The unfolding ATM hacking saga is one more reminder of the pathetic state of the safety of our digital architecture. Five Chinese nationals, abetted by three Nepalis, could withdraw nearly Rs 35 million from various ATMs in Kathmandu after they hacked into these banks’ common card switching mechanism, the Nepal Electronic Payment System (NEPS). In fact, over the past few years, ATM hackings have been taking place with troubling frequency. Nepal Rastra Bank, the central bank, which is supposed to monitor the commercial banks for the strength of their digital safety, has been unable do so with its ‘inadequate resources’.

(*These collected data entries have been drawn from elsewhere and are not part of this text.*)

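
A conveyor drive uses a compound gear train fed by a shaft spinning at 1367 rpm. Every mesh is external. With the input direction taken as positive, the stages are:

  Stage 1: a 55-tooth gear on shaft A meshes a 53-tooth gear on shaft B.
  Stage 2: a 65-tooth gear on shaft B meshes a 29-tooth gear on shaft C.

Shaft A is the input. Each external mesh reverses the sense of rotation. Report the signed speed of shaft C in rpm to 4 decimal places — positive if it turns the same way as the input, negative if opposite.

+3179.5869 rpm (same as input, |ω| = 3179.5869 rpm)

Stage 1 [55T→53T]: ω = 1367.0000×55/53 = 1418.5849 rpm, dir flips to −; running = −1418.5849
Stage 2 [65T→29T]: ω = 1418.5849×65/29 = 3179.5869 rpm, dir flips to +; running = +3179.5869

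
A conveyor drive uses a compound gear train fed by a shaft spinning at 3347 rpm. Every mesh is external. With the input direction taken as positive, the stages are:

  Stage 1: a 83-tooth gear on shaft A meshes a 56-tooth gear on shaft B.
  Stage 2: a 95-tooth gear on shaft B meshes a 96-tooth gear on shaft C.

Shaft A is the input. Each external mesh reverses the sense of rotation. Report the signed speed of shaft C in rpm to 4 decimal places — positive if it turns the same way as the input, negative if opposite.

+4909.0578 rpm (same as input, |ω| = 4909.0578 rpm)

Stage 1 [83T→56T]: ω = 3347.0000×83/56 = 4960.7321 rpm, dir flips to −; running = −4960.7321
Stage 2 [95T→96T]: ω = 4960.7321×95/96 = 4909.0578 rpm, dir flips to +; running = +4909.0578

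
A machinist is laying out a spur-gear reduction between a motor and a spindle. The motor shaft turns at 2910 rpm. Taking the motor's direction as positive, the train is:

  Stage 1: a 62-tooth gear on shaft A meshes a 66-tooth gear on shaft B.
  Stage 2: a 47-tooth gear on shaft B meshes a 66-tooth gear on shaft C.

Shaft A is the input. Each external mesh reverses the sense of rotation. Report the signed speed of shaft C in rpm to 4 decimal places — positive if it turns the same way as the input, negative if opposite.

Stage 1 [62T→66T]: ω = 2910.0000×62/66 = 2733.6364 rpm, dir flips to −; running = −2733.6364
Stage 2 [47T→66T]: ω = 2733.6364×47/66 = 1946.6804 rpm, dir flips to +; running = +1946.6804

+1946.6804 rpm (same as input, |ω| = 1946.6804 rpm)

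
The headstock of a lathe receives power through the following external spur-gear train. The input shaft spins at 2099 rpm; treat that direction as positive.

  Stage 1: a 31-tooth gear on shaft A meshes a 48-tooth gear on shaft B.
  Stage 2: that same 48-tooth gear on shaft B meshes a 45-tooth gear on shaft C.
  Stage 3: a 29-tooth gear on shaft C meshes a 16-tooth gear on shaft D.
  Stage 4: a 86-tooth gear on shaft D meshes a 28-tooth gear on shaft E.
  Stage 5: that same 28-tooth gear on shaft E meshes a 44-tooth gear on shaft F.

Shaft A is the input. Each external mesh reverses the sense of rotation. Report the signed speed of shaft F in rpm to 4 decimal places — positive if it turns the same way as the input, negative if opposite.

Stage 1 [31T→48T]: ω = 2099.0000×31/48 = 1355.6042 rpm, dir flips to −; running = −1355.6042
Stage 2 [48T→45T]: ω = 1355.6042×48/45 = 1445.9778 rpm, dir flips to +; running = +1445.9778
Stage 3 [29T→16T]: ω = 1445.9778×29/16 = 2620.8347 rpm, dir flips to −; running = −2620.8347
Stage 4 [86T→28T]: ω = 2620.8347×86/28 = 8049.7066 rpm, dir flips to +; running = +8049.7066
Stage 5 [28T→44T]: ω = 8049.7066×28/44 = 5122.5406 rpm, dir flips to −; running = −5122.5406

-5122.5406 rpm (opposite to input, |ω| = 5122.5406 rpm)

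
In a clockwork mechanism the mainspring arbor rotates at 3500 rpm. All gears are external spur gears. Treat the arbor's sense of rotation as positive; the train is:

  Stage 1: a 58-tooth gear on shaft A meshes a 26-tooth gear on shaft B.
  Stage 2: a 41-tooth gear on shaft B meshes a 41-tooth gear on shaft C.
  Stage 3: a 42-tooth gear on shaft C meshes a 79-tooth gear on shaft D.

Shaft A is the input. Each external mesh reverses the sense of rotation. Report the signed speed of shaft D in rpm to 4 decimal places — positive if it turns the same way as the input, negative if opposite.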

This is dangerous. Potentially trillions of rupees of people’s savings are at risk. There are apparently many loopholes in our digital payment platform that skillful hackers can exploit. Nepal’s commercial banks have been brazen in their negligence. For instance, even though the central bank has made chip-based debit cards mandatory, many banks continue to dole out cards without these safety features. But then the central bank itself has been lax in monitoring these commercial institutions.
This shows how lightly the Nepali state and its public and private enterprises take digital safety. How irresponsible have successive governments been in not strengthening the central bank’s digital safety branch! Surely, even a few billions rupees is not too high a cost to prevent a potential collapse of Nepal’s economy at the hands of crafty hackers. Yet full-on complacency has been the norm till date. The SCT and NEPS, the brokers of these ATM-based electronic bank transactions, have been breathtakingly negligent, too, with reported cases of their technicians being allowed to operate from their insecure home-based cyber networks.
Hackers in and out of the country are getting more sophisticated, and they know Nepal is among the countries with the least secure electronic infrastructures. In the latest edition of the (global) National Cyber Security Index, Nepal ranks a lowly 92nd out of the 100 countries surveyed. If our leaky digital systems are not overhauled immediately, a far more ruinous heist could be around the corner.